Targeted drugs can be applied for cor pulmonale caused by arterial pulmonary hypertension and CTEPH to reduce pulmonary vascular resistance. However, for cor pulmonale caused by COPD or interstitial lung disease, vasodilators may aggravate ventilation-perfusion imbalance and hypoxia. And while dilating the pulmonary artery, it also dilates the systemic artery, which is prone to cause a decrease in systemic blood pressure and reflexively cause adverse reactions such as an increase in heart rate, a decrease in oxygen partial pressure, and an increase in carbon dioxide partial pressure. Thus, the clinical application of vasodilators is limited.
Prevention of complications
Neuropsychiatric disorders caused by hypoxia and carbon dioxide retention due to respiratory failure are often secondary to COPD. To diagnose pulmonary encephalopathy, cerebrovascular diseases, toxic encephalopathy, and severe electrolyte disorders must be excluded.
Chronic cor pulmonale in the decompensatory stage is often concurrent with various types of acid-base imbalances and electrolyte disorders.
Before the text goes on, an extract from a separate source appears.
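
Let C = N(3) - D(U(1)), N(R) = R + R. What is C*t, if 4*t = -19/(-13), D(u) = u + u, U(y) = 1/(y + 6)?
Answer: 190/91 ≈ 2.0879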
The treatment of respiratory acidosis mainly focuses on clearance of airway, correction of hypoxia, and elimination of carbon dioxide retention. Respiratory acidosis concurrent with metabolic acidosis usually requires alkali supplementation, especially when pH < 7.2, 100 ml of 5% sodium bicarbonate should be promptly supplemented. Respiratory acidosis concurrent with metabolic alkalosis is often concurrent with electrolyte disorders such as hyponatremia, hypokalemia, and hypochloremia, and should be supplemented according to the specific situation. Metabolic alkalosis caused by hypokalemia and hypochloremia is mostly iatrogenic and should be prevented.
Arrhythmias are mostly manifested by atrial premature contractions and paroxysmal supraventricular tachycardia, in which chaotic atrial tachycardia is most characteristic. Atrial flutter and atrial fibrillation can also occur. General arrhythmias can heal spontaneously after controlling infections and correcting hypoxia, acid-base imbalance, and electrolyte disorders. If it persists, drugs can be selected according to the type of arrhythmia.
Concurrent shock is less common. Once it occurs, the prognosis is poor. The causes include severe infection, blood loss (mostly caused by upper gastrointestinal hemorrhage), and severe heart failure or arrhythmia.
Due to infection, respiratory failure, and heart failure causing gastrointestinal congestion, and the application of glucocorticoids, chronic cor pulmonale is often concurrent with gastrointestinal hemorrhage, which requires preventive treatment.
Disseminated intravascular coagulation (DIC) should be prevented.
Deep vein thrombosis can be prevented with low-dose unfractionated heparin or low molecular weight heparin.
Prognosis
Chronic cor pulmonale often has recurrent acute exacerbations. With the impairment of lung function, the condition is gradually exacerbated. Most patients have a poor prognosis, and the mortality is about 10% - 15%. However, active treatment can prolong life and improve the quality of life of patients.
Prevention
Underlying diseases in the bronchi, lungs, and pulmonary vessels that can cause pulmonary arterial hypertension should be prevented.